Not me, though. True, I didn’t like what I saw out­side but, at the same time, I could cope with it. Autumn. Shorter days. Longer nights. I know my moods miss the exten­ded day­light hours, but some­how autumn is much more me. We’re suited to each other.

Maybe it’s because I just wasn’t there today. Phys­ic­ally, I was at my desk. Men­tally, how­ever, your guess is as good as mine. I would love to know where my mind goes when it just wanders off some­where of its own accord, absent without leave.
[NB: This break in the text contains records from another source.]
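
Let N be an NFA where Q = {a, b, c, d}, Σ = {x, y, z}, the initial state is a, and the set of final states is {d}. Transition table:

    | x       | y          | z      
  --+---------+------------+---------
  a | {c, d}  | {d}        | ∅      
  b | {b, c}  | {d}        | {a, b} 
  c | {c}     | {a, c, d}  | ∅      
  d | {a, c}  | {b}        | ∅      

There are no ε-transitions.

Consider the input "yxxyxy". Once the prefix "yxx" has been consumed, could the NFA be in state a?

No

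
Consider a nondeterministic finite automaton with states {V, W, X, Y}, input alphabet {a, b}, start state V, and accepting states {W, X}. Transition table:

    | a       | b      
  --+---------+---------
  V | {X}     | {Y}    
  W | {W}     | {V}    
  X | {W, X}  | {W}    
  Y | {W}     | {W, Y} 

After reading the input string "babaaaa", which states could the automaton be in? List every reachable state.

{W, X}

Start in {V}.
Read 'b': V→{Y}; now {Y}.
Read 'a': Y→{W}; now {W}.
Read 'b': W→{V}; now {V}.
Read 'a': V→{X}; now {X}.
Read 'a': X→{W, X}; now {W, X}.
Read 'a': W→{W}, X→{W, X}; now {W, X}.
Read 'a': W→{W}, X→{W, X}; now {W, X}.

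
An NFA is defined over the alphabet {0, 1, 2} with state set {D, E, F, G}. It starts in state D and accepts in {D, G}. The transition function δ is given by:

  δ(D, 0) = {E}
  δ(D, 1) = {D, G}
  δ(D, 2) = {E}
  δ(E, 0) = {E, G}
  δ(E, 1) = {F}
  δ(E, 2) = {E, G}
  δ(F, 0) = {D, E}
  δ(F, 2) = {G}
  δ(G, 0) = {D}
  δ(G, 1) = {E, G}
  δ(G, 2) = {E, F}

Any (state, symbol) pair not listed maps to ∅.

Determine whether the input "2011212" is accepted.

Yes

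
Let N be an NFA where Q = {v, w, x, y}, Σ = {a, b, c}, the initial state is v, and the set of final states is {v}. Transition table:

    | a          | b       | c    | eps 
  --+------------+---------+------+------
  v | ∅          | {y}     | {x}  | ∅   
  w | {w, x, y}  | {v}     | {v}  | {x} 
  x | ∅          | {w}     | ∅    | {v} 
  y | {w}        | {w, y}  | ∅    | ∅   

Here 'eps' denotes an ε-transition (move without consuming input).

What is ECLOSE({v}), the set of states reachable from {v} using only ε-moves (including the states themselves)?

{v}

Begin with {v}.
No ε-moves leave this set, so the closure equals the set itself.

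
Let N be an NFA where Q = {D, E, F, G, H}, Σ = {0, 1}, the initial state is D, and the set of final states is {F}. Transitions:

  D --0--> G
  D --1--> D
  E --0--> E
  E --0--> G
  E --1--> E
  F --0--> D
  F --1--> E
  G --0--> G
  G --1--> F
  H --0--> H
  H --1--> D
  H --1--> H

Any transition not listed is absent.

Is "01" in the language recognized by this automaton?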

I some­times won­der if that know­ledge would enlighten me, make things clearer. Prob­ably not.

Sur­roun­ded by com­mu­nic­a­tion. Today’s most repet­it­ive action was the use of Alt and Tab to flick between email, web­mail, and instant mes­saging — plus three Note­pad files into which I was haphaz­ardly throw­ing the usual lines of overly thought­ful non­sense that rattle round my brain. Give me a PC and a copy of Note­pad on my desert island, and I’m sure that would be all I’d need to keep me occupied.

Amaz­ingly, on one or two occa­sions I even man­aged to open Homes­ite and edit a little HTML. Pro­ductiv­ity is my middle name.

An after­noon of wast­ing words. I’m begin­ning to think that if you waste enough of them, even­tu­ally you might find the ones that mean some­thing, the words that are going to stick around.

I can’t escape this feel­ing that I’m wait­ing for some­thing to hap­pen — not that I know what that ‘some­thing’ is, of course, because that would be far too simple and straight­for­ward. Are you wait­ing for some­thing to hap­pen too? Or is it just me?